Well, my hands were no longer tied: I was still being kept under guard by four large men while the slithery Gelmir seemed to be losing an argument with the viceroy of darkness about whether to just kill the lot of us.
“First, Gelmir,” the Prefect was saying, “I will personally induce the ecstasy of the Eye in all three of them, to see whether they do know anything. And then, Gelmir, before we leave this place, the time will come for you; so much for your ‘offer of negotiation.’”
I took a certain degree of satisfaction in that last bit, but not so much that I did not run from the Chamber.
One of the guards did follow, but no one seemed terribly put out about my escape attempt. After all, where could I go?
Where I did go was into the largest Orc ward (made from my kitchen and my principal larder, the devils!) and tore down the curtains over the south-facing windows. Beautiful bright sunlight streamed into the room, a fair amount of it straight through me. No matter. The Orcs erupted like disturbed bees and ran screaming into the hall. Then I exited a window and walked on my lawn for the first time since my eleventy-first birthday party.
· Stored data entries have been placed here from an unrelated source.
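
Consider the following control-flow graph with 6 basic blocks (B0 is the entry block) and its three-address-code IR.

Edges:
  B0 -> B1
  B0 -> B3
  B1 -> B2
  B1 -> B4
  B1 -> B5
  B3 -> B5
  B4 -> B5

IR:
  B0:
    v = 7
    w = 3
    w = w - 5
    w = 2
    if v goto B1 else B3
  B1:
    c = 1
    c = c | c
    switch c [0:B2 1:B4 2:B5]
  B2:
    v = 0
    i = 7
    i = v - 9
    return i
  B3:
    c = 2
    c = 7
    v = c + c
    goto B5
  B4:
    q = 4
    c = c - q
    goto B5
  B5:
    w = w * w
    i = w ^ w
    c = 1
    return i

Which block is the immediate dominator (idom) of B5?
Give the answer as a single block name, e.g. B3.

idom tree: B1←B0 B2←B1 B3←B0 B4←B1 B5←B0
Dom at joins:
  B5: preds {B1,B3,B4}: {B0,B1} ∩ {B0,B3} ∩ {B0,B1,B4} = {B0}; idom=B0

idom(B5) = B0

Answer: B0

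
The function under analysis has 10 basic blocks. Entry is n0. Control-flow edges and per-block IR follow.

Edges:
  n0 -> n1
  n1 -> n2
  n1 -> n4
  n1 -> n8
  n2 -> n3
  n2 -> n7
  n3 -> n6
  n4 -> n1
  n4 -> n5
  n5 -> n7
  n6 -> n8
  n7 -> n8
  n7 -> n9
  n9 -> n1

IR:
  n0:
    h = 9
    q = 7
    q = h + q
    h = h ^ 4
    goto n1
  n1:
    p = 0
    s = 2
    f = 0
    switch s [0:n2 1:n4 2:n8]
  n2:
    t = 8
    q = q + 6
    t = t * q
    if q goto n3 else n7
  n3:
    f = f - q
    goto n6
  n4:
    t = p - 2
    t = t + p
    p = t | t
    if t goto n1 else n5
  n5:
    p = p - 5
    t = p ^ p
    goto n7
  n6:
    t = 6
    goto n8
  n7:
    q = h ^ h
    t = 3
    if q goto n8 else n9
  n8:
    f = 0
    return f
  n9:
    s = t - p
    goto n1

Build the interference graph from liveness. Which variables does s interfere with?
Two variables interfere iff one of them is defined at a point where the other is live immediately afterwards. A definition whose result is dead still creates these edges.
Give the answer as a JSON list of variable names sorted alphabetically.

Answer: ["f", "h", "p", "q"]

Analysis:
Per-block:
  n0 def {h,q} use ∅
  n1 def {f,p,s} use ∅
  n2 def {q,t} use {q}
  n3 def {f} use {f,q}
  n4 def {p,t} use {p}
  n5 def {p,t} use {p}
  n6 def {t} use ∅
  n7 def {q,t} use {h}
  n8 def {f} use ∅
  n9 def {s} use {p,t}

Live sets:
  n0 li=∅ lo={h,q}
  n1 li={h,q} lo={f,h,p,q}
  n2 li={f,h,p,q} lo={f,h,p,q}
  n3 li={f,q} lo=∅
  n4 li={h,p,q} lo={h,p,q}
  n5 li={h,p} lo={h,p}
  n6 li=∅ lo=∅
  n7 li={h,p} lo={h,p,q,t}
  n8 li=∅ lo=∅
  n9 li={h,p,q,t} lo={h,q}

Interference:
  f↔{h,p,q,s,t}
  h↔{f,p,q,s,t}
  p↔{f,h,q,s,t}
  q↔{f,h,p,s,t}
  s↔{f,h,p,q}
  t↔{f,h,p,q}

N(s) = ["f", "h", "p", "q"]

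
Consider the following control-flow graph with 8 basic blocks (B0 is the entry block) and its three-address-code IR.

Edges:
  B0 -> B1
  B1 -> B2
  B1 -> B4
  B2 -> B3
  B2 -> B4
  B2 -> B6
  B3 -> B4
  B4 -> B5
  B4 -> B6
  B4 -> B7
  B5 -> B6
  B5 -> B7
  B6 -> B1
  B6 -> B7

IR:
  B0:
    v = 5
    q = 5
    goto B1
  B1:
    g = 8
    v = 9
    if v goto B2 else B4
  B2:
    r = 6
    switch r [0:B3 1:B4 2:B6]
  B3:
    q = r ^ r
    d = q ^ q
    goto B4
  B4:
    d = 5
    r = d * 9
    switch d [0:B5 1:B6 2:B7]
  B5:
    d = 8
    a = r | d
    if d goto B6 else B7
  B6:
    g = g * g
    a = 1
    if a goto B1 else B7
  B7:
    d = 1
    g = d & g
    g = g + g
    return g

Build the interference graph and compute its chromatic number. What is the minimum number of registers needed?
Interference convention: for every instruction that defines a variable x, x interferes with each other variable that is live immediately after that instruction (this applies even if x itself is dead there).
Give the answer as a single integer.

Answer: 3

Working:
def/use:
  B0: def={q,v} ue=∅
  B1: def={g,v} ue=∅
  B2: def={r} ue=∅
  B3: def={d,q} ue={r}
  B4: def={d,r} ue=∅
  B5: def={a,d} ue={r}
  B6: def={a,g} ue={g}
  B7: def={d,g} ue={g}

Backward fixpoint:
  B0: in=∅ out=∅
  B1: in=∅ out={g}
  B2: in={g} out={g,r}
  B3: in={g,r} out={g}
  B4: in={g} out={g,r}
  B5: in={g,r} out={g}
  B6: in={g} out={g}
  B7: in={g} out=∅

Interfere edges:
  a↔{d,g}
  d↔{a,g,r}
  g↔{a,d,q,r,v}
  q↔{g}
  r↔{d,g}
  v↔{g}

Registers:
  lower bound: {a,d,g} mutually conflict ⇒ χ ≥ 3
  assign a→c2 d→c1 g→c0 q→c1 r→c2 v→c1 — no edge inside a register ⇒ χ ≤ 3
  χ = 3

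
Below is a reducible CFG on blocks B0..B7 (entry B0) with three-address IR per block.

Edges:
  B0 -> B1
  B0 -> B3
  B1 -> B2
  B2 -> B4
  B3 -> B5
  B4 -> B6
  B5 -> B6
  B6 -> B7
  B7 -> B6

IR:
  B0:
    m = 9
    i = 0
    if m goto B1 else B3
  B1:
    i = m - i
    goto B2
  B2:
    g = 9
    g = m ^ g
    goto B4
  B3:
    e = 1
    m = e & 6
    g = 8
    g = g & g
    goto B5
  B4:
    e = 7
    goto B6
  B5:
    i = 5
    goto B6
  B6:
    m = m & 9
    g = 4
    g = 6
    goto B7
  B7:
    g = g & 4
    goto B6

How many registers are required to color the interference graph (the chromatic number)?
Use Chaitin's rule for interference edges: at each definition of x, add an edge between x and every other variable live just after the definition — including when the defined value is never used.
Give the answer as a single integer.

Answer: 2

Working:
Per-block:
  B0 def {i,m} use ∅
  B1 def {i} use {i,m}
  B2 def {g} use {m}
  B3 def {e,g,m} use ∅
  B4 def {e} use ∅
  B5 def {i} use ∅
  B6 def {g,m} use {m}
  B7 def {g} use {g}

Backward fixpoint:
  B0: in=∅ out={i,m}
  B1: in={i,m} out={m}
  B2: in={m} out={m}
  B3: in=∅ out={m}
  B4: in={m} out={m}
  B5: in={m} out={m}
  B6: in={m} out={g,m}
  B7: in={g,m} out={m}

Conflict graph:
  e↔{m}
  g↔{m}
  i↔{m}
  m↔{e,g,i}

Registers:
  lower bound: {e,m} mutually conflict ⇒ χ ≥ 2
  2-colouring: r0={m}  r1={e,g,i}
  χ = 2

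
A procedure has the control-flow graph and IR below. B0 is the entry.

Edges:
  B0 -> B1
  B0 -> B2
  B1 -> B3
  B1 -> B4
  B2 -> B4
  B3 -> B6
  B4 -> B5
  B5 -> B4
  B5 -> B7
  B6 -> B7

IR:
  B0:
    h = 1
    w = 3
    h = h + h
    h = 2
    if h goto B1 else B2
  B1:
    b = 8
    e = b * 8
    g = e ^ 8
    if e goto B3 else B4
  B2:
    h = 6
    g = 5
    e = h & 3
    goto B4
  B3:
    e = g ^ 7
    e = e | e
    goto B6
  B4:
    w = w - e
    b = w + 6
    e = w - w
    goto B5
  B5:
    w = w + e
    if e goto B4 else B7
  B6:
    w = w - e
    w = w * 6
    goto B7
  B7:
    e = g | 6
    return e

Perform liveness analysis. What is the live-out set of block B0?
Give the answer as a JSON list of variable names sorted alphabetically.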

When I came to the deliciously horrible stained glass of the Chamber of Audience, I used a rock to clear away the glass before jumping through. I was never a hero.
Inside, I found the situation better than I had hoped. The guards had gone to attend to the riot in the hall, and Gelmir was wrestling with the Prefect. I did to Arwen and Glorfindel’s bonds much what I had done with mine, which hurt the prisoners but not as much as the Ecstasy of Mordor would have. We were hopping through the window when Gelmir yelled, “Wait, take me!” This gave the Elves pause, but I responded immediately with the only weapon we had. The Prefect, whom Gelmir did not quite have in neck hold, could scarcely see me, what with the sudden access of sunlight and the fact I was half invisible anyway. So, he was not prepared to stop me from popping the Ring into his mouth and making him swallow it. Then he ran into the hall, too, but not to call the guards after us.